Just made a bach ,very very good,


----------



## RoryGoggin (Jan 6, 2005)

What jalapeno juice? Are you using pickled jalapenos and you mean use some of the vinegar? Not bashing, just want to try this and I usually use fresh jalapenos in my salsa, pico de gallo etc. I always have yogurt, cilantro, jalapenos (fresh AND pickled) , crushed cayenne peppers and garlic on hand, so I'd like to try this. Thanks


----------



## Paymaster (Jan 22, 2009)

Oh Yeah!!!!!!!!!!!!!!!!!!


----------



## surfmom (Nov 3, 2012)

I used the jalepeno juice..i also did the same with a ripe mango i had..yum. i tried a combo of greek yogurt and regular got a better consistency


----------



## RoryGoggin (Jan 6, 2005)

Um, WHAT jalapeno juice?
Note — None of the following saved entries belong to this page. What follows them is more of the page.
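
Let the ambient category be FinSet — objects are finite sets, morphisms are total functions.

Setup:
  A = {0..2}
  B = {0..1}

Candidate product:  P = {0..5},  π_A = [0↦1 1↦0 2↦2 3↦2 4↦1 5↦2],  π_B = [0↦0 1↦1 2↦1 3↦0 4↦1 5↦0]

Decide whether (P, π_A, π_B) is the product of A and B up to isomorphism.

|A|·|B| = 3·2 = 6;  |P| = 6
Check the pairing map k ↦ (π_A(k), π_B(k)):
  0 ↦ (1,0)
  1 ↦ (0,1)
  2 ↦ (2,1)
  3 ↦ (2,0)
  4 ↦ (1,1)
  5 ↦ (2,0)  ✗ repeats pair of k=3
distinct pairs in image: 5 / 6 needed
  → (2,0) hit at k=3 and k=5

Answer: NOT A VALID PRODUCT — duplicate pair at indices 5,3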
Are we using fresh or pickled jalapenos? Thanks in advance.


----------



## surfmom (Nov 3, 2012)

pickled jalapeno juice however when I told my daughter in law this was Mexican she politely informed me it was not because it was not green enough lol she is Mexican so apparently knows what she's talking about


----------